Finally some recommendation about what to do – and not do – when investing in redundant systems. You may have noticed that ”all” problems have become ”some” problems in the title – this is not a mistake. If you have read the previous article, you understand why.
This is a part of a series of articles about redundancy. These articles should be read in the correct order. If you have not read the previous article, then use this link to go to the first article Redundancy to solve all problems.
1. Only buy the spare equipment that you can use in your day to day work One of the greatest sources for false security is backup equipment that is intended to use in case of a fault on some other equipment, but where the backup equipment is not used normally. When you finally need it, it won’t work because of some other problem that you could easily have found and fixed, had you only used the equipment. This is valid for a complete studio or just a broadcast computer in a studio. So it is important that spare equipment is used in the daily production. If it is a studio, make sure to use it for some program, and if it is a spare broadcast computer in a studio, use if to play some jingles or speak-beds – just so that you will find out if it can’t play one day.
To use a backup system in the daily production is also the only way to make sure that the staff knows how to use it. This will save you when you main studio or broadcast computer fails one day.

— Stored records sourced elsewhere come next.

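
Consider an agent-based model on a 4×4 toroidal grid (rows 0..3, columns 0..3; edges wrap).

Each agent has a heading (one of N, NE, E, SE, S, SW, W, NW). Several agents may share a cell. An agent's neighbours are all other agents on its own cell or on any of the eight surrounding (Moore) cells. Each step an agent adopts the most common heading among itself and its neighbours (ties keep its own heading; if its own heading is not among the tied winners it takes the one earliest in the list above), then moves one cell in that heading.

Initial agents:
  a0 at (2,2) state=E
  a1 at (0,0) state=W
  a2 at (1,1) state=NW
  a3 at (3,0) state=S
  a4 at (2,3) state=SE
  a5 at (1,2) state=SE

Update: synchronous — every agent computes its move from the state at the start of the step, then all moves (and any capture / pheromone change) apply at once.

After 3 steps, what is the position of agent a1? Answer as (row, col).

(2, 1)

t=1: a0@(3,3):SE a1@(0,3):W a2@(0,0):NW a3@(0,0):S a4@(3,0):SE a5@(2,3):SE
t=2: a0@(0,0):SE a1@(1,0):SE a2@(1,1):SE a3@(1,1):SE a4@(0,1):SE a5@(3,0):SE
t=3: a0@(1,1):SE a1@(2,1):SE a2@(2,2):SE a3@(2,2):SE a4@(1,2):SE a5@(0,1):SE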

2. Make sure you have a loosely coupled backup An error that is quite frequent is to spend a lot of money on redundant storage, that gives you security against hardware failures on the storage itself, but don’t give any security agains errors from the system that uses the storage or the people using it. Both could accidently or deliberately delete all your media files. Various kinds of RAID and mirrored disk systems are nice, because it makes it possible for you to swap disks without interrupting anything. The problem with a mirrored disk system is that the primary goal for the backup is to do exactly like the main system. So if the main system deletes everything, so will the backup. Because of that, an extra backup is needed, the loosely coupled backup. One that backs up new files but where deleted files are not deleted from the backup immediately. Such a backup will have an other advantage, because it will be natural to place it in a different location, so that a small fire in a server facility won’t damage the extra backup.
If you don’t have money to buy a mirrored storage and a loosely coupled backup, then I would go for the loosely coupled backup. It protects you from more kinds of data loss, but a hardware failure will mean some downtime before you can get everything restored.
3. Watch the amount of switches Every place where you have a switch between a main and a backup system, there is a potential source of a failure. No matter if this is a KVM switch, a switch between studios or playout devices, a silence detector, ...
If you want a radio or TV station that is safe to operate, then you should try to minimize the amount of switches that must be used in case of errors. Your system will become simpler, and in case f failures there isn’t anything more important than that.
But don’t cheat by letting one switch operate more than one signal, unless there are very good reasons for it. In most cases it will only create uncertainty about what to expect, and create complete confusion if one day a switch that must switch several signals only switch some of them.
Perhaps all this may seem very trivial, and it is ... then we can only speculate why so many people get it wrong and end up in a lot of trouble because of this. Perhaps because it sound more impressing to be able to say that we have two of everything so nothing can go wrong here. But its wrong and its like saying that Titanic can’t sink. An perhaps because people like the idea of a red button – press this to set the wrong right. We like the sound of that, but its false security.